Eren Sengezer, European Session Lead Analyst at FXStreet, provides a short -term technical outlook for EUR/USD:
“The close technical perspective points to the loss of bullish momentum, with an indicator of the relative index (RSI) in the daily chart that retreats to 50. Moreover, EUR/USD trading is close to 20-day simple moving average (SMA) after handling comfortably above this level throughout April.”
“In the fall, the Fibonacci 23.6% of the Uptrend retrating level that began in January forms a basic support of 1.1200. In the event of EUR/USD (Fibonacci 50% retracement).
Fed faqs
The US financial policy is shaped by the Federal Reserve (FED). The Fed has two mandates: to achieve price stability and promote full work. Its main tool to achieve these goals is by organizing interest rates. When prices rise rapidly and inflation is above the Fed's 2% target, it increases interest rates, increasing borrowing costs throughout the economy. This results in a stronger US dollar (USD) because it makes the US more attractive for international investors to park their money. When inflation falls below 2% or the unemployment rate is too high, the Fed may lower interest rates to encourage borrowing, with a greenback weight.

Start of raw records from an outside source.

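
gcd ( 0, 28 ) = 28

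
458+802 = 1260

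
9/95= 9/95 = 0.09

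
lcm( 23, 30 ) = 690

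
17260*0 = 0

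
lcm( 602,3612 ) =3612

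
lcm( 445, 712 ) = 3560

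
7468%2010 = 1438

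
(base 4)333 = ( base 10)63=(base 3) 2100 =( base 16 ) 3F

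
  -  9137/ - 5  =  1827 + 2/5= 1827.40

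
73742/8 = 9217+3/4 = 9217.75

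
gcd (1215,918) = 27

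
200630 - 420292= -219662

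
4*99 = 396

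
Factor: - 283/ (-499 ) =283^1*499^( - 1)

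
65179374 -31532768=33646606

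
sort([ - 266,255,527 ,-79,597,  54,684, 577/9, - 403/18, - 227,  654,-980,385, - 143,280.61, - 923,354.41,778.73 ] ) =[-980,-923,-266,  -  227, -143,-79,-403/18, 54, 577/9, 255,280.61, 354.41, 385,527, 597, 654,684,778.73] 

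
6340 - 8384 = -2044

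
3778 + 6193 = 9971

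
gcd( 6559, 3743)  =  1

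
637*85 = 54145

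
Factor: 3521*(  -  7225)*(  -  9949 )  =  253094849525 = 5^2 *7^1*17^2*503^1 * 9949^1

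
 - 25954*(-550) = 14274700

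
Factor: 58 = 2^1*29^1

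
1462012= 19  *76948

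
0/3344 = 0 = 0.00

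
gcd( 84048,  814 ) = 2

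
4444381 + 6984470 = 11428851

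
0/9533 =0 =0.00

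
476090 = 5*95218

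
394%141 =112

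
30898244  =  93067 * 332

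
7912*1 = 7912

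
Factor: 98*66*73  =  472164=2^2*3^1*7^2*11^1*73^1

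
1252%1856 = 1252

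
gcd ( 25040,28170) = 3130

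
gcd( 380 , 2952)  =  4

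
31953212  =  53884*593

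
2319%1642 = 677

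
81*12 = 972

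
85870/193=444 + 178/193= 444.92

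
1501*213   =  319713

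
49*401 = 19649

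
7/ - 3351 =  - 1 + 3344/3351 = - 0.00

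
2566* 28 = 71848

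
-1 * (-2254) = 2254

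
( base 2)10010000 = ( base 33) 4C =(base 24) 60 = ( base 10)144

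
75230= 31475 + 43755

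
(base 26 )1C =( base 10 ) 38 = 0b100110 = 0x26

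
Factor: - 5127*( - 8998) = 2^1*3^1*11^1*409^1*1709^1 = 46132746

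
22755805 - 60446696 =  - 37690891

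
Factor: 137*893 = 122341 = 19^1*47^1*137^1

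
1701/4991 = 243/713 = 0.34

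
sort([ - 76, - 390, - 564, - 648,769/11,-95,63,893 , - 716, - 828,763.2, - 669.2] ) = [  -  828,-716, - 669.2, - 648, - 564, - 390, - 95, - 76, 63,769/11,763.2,893]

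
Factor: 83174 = 2^1*7^1*13^1*457^1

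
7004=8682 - 1678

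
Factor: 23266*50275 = 2^1*5^2*2011^1*11633^1 = 1169698150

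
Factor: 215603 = 149^1  *1447^1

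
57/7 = 8 + 1/7 = 8.14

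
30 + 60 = 90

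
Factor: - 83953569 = - 3^1*7^1*1129^1*3541^1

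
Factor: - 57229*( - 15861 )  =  3^1 * 17^1*151^1*311^1*379^1 = 907709169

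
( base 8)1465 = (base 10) 821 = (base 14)429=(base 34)O5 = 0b1100110101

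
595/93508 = 595/93508  =  0.01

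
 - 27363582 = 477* ( - 57366 ) 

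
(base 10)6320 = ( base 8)14260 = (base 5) 200240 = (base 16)18B0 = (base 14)2436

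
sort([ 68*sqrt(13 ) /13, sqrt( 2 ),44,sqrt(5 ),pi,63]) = [ sqrt(2 ),  sqrt(5)  ,  pi, 68*sqrt( 13) /13, 44,63]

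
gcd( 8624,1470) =98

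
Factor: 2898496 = 2^6*45289^1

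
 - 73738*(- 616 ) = 45422608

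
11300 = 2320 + 8980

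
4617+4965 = 9582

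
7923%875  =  48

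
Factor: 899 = 29^1*31^1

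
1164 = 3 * 388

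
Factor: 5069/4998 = 2^( - 1)*3^ ( - 1)*7^ ( - 2)*17^( - 1)*37^1* 137^1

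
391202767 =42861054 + 348341713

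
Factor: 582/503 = 2^1 * 3^1*97^1*503^( - 1)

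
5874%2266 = 1342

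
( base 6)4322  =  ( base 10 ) 986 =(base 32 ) UQ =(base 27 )19e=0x3DA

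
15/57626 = 15/57626 = 0.00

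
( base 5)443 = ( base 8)173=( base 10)123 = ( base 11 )102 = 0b1111011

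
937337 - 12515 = 924822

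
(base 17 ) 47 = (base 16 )4b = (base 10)75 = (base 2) 1001011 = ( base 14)55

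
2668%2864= 2668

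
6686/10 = 3343/5 = 668.60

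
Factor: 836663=836663^1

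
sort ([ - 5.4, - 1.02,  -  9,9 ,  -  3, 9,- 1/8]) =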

The Federal Reserve (FED) holds eight policy meetings a year, in which the Federal Open Market Committee (FOMC) assesses economic conditions and makes financial policy decisions. The FOMC was attended by twelve Fed officials-the seven members of the Board of Managers, the President of the Federal Reserve Bank of New York, and four of the remaining eleven regional reserve bank presidents, which served a one-year term on a spinning basis.
In extreme situations, the Federal Reserve can make a policy named EASING (QE). QE is the process by which the Fed greatly increases the flow of credit to a stuck financial system. This is a policy proposal that is not standard used during crises or when inflation is very low. This was the weapon of fed selection during the great financial crisis in 2008. It involves printing the Fed more dollars and using them to buy high -grade high -grade bonds from financial institutions. QE usually weakens the US dollar.
The quantity of tightening (QT) is the Reverse process of QE, where the Federal Reserve stops buying bonds from financial institutions and does not re -consist of the bonds from its bonds, to buy new bonds. This is usually positive for the US dollar value.
(This story was corrected on May 7 at 11:13 GMT to tell, in the first bullet and the first paragraph, whose Fed is expected to hold interest rates that are stable for a third consecutive meeting, not a fourth.)